The only significant marijuana legalization initiative on the ballot this November is in Ohio.
Issue 3 is a first in many respects: the first marijuana reform campaign funded almost entirely by “investors” who would benefit financially from the initiative, the first initiative to restrict commercial production to a limited number of sites owned by the major investors in the ballot initiative, and the first to appear simultaneously on the ballot with another initiative – Issue 2 – that seeks to nullify the legalization initiative. If Issue 3 wins, it would make Ohio the first state to legalize marijuana without first legalizing it only for medical purposes.
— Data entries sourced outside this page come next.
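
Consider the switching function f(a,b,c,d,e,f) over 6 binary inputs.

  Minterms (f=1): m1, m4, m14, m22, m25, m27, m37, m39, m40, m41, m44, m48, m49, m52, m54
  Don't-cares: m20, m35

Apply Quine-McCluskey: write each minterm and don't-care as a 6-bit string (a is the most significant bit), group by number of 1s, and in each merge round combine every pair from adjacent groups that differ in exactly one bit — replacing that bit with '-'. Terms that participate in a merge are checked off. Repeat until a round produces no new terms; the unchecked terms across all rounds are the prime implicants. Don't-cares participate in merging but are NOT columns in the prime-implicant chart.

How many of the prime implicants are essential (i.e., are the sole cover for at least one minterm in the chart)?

9

Round 0: 000001 000100✓ 001110 010100✓ 010110✓ 011001✓ 011011✓ 100011✓ 100101✓ 100111✓ 101000✓ 101001✓ 101100✓ 110000✓ 110001✓ 110100✓ 110110✓
Round 1: -10100✓ -10110✓ 0-0100 0101-0✓ 0110-1 100-11 1001-1 101-00 10100- 110-00 11000- 1101-0✓
Round 2: -101-0
PIs = {-101-0, 0-0100, 000001, 001110, 0110-1, 100-11, 1001-1, 101-00, 10100-, 110-00, 11000-}
Coverage chart:
  m1: 000001 ←essential
  m4: 0-0100 ←essential
  m14: 001110 ←essential
  m22: -101-0 ←essential
  m25: 0110-1 ←essential
  m27: 0110-1 ←essential
  m37: 1001-1 ←essential
  m39: 100-11,1001-1
  m40: 101-00,10100-
  m41: 10100- ←essential
  m44: 101-00 ←essential
  m48: 110-00,11000-
  m49: 11000- ←essential
  m52: -101-0,110-00
  m54: -101-0 ←essential
Essential: -101-0, 0-0100, 000001, 001110, 0110-1, 1001-1, 101-00, 10100-, 11000-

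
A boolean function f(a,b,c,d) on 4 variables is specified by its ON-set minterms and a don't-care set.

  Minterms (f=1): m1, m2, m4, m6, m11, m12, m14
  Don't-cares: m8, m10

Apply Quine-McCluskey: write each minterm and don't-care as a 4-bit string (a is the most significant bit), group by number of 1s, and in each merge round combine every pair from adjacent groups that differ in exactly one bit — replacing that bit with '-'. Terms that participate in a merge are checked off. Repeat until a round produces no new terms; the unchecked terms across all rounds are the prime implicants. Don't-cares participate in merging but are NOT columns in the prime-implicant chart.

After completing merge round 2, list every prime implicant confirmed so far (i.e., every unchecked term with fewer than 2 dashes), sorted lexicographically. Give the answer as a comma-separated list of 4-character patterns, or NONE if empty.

0001, 101-

Round 0: 0001 0010✓ 0100✓ 0110✓ 1000✓ 1010✓ 1011✓ 1100✓ 1110✓
Round 1: -010✓ -100✓ -110✓ 0-10✓ 01-0✓ 1-00✓ 1-10✓ 10-0✓ 101- 11-0✓
Round 2: --10 -1-0 1--0
PIs = {--10, -1-0, 0001, 1--0, 101-}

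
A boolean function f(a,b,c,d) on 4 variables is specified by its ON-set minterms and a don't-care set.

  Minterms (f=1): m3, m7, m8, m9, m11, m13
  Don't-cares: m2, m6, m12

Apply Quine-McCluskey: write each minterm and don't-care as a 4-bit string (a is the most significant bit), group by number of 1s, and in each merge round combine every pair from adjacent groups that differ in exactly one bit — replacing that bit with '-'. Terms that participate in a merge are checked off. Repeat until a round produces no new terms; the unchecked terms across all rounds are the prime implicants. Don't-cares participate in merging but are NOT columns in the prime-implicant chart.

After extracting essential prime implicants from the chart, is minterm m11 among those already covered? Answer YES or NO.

[col 0] 0010*, 0011*, 0110*, 0111*, 1000*, 1001*, 1011*, 1100*, 1101*
[col 1] -011, 0-10*, 0-11*, 001-*, 011-*, 1-00*, 1-01*, 10-1, 100-*, 110-*
[col 2] 0-1-, 1-0-
Prime implicants: -011, 0-1-, 1-0-, 10-1
PI chart (minterm → PIs covering it):
  3 | -011,0-1-
  7 | 0-1-  (sole → essential)
  8 | 1-0-  (sole → essential)
  9 | 1-0-,10-1
  11 | -011,10-1
  13 | 1-0-  (sole → essential)
Essential prime implicants: 0-1-, 1-0-

NO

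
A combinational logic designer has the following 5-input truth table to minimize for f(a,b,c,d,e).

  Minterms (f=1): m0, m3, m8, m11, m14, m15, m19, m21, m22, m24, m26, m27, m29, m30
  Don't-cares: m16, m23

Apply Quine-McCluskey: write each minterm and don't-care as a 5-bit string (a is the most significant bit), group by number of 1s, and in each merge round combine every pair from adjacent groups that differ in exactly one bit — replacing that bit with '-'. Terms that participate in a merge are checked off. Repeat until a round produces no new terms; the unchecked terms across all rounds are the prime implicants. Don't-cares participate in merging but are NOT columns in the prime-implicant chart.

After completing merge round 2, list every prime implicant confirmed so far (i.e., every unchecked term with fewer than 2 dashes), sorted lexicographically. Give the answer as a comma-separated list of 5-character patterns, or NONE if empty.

size-2^0 implicants → 00000(✓)  00011(✓)  01000(✓)  01011(✓)  01110(✓)  01111(✓)  10000(✓)  10011(✓)  10101(✓)  10110(✓)  10111(✓)  11000(✓)  11010(✓)  11011(✓)  11101(✓)  11110(✓)
size-2^1 implicants → -0000(✓)  -0011(✓)  -1000(✓)  -1011(✓)  -1110  0-000(✓)  0-011(✓)  01-11  0111-  1-000(✓)  1-011(✓)  1-101  1-110  10-11  101-1  1011-  11-10  110-0  1101-
size-2^2 implicants → --000  --011
Unchecked terms (primes): --000, --011, -1110, 01-11, 0111-, 1-101, 1-110, 10-11, 101-1, 1011-, 11-10, 110-0, 1101-

-1110, 01-11, 0111-, 1-101, 1-110, 10-11, 101-1, 1011-, 11-10, 110-0, 1101-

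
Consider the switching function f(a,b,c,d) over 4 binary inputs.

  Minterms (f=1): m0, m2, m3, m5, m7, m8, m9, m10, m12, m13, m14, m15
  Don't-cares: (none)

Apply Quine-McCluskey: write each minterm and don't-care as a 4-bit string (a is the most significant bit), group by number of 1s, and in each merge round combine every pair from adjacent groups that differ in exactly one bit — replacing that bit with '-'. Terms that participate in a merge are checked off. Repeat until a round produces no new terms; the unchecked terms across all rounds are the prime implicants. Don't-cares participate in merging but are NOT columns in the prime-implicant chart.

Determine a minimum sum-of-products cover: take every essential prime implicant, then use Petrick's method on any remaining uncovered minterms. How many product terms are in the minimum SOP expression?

5

size-2^0 implicants → 0000(✓)  0010(✓)  0011(✓)  0101(✓)  0111(✓)  1000(✓)  1001(✓)  1010(✓)  1100(✓)  1101(✓)  1110(✓)  1111(✓)
size-2^1 implicants → -000(✓)  -010(✓)  -101(✓)  -111(✓)  0-11  00-0(✓)  001-  01-1(✓)  1-00(✓)  1-01(✓)  1-10(✓)  10-0(✓)  100-(✓)  11-0(✓)  11-1(✓)  110-(✓)  111-(✓)
size-2^2 implicants → -0-0  -1-1  1--0  1-0-  11--
Unchecked terms (primes): -0-0, -1-1, 0-11, 001-, 1--0, 1-0-, 11--
Minterm coverage:
  m0 ⊆ -0-0 [E]
  m2 ⊆ -0-0,001-
  m3 ⊆ 0-11,001-
  m5 ⊆ -1-1 [E]
  m7 ⊆ -1-1,0-11
  m8 ⊆ -0-0,1--0,1-0-
  m9 ⊆ 1-0- [E]
  m10 ⊆ -0-0,1--0
  m12 ⊆ 1--0,1-0-,11--
  m13 ⊆ -1-1,1-0-,11--
  m14 ⊆ 1--0,11--
  m15 ⊆ -1-1,11--
E = {-0-0, -1-1, 1-0-}
Petrick residual → 0-11, 1--0
Cover = b'd' + bd + a'cd + ad' + ac'  |cover|=5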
Polling for Issue 3 shows a dead heat, but public opinion polls are notoriously unreliable in such low-turnout elections, so no one really has a good sense of what will happen on Election Day.
As executive director of the Drug Policy Alliance, or DPA, which has played leadership or support roles in most medical and nonmedical marijuana legalization initiatives over the past two decades, I’ve been urged by diverse allies, both within Ohio and nationally, to endorse the initiative, and by others to oppose it. I’ve chosen to do neither, not just because my colleagues and I are torn, but also because I think DPA’s optimal role is to offer a well-reasoned assessment of what’s at stake with this initiative.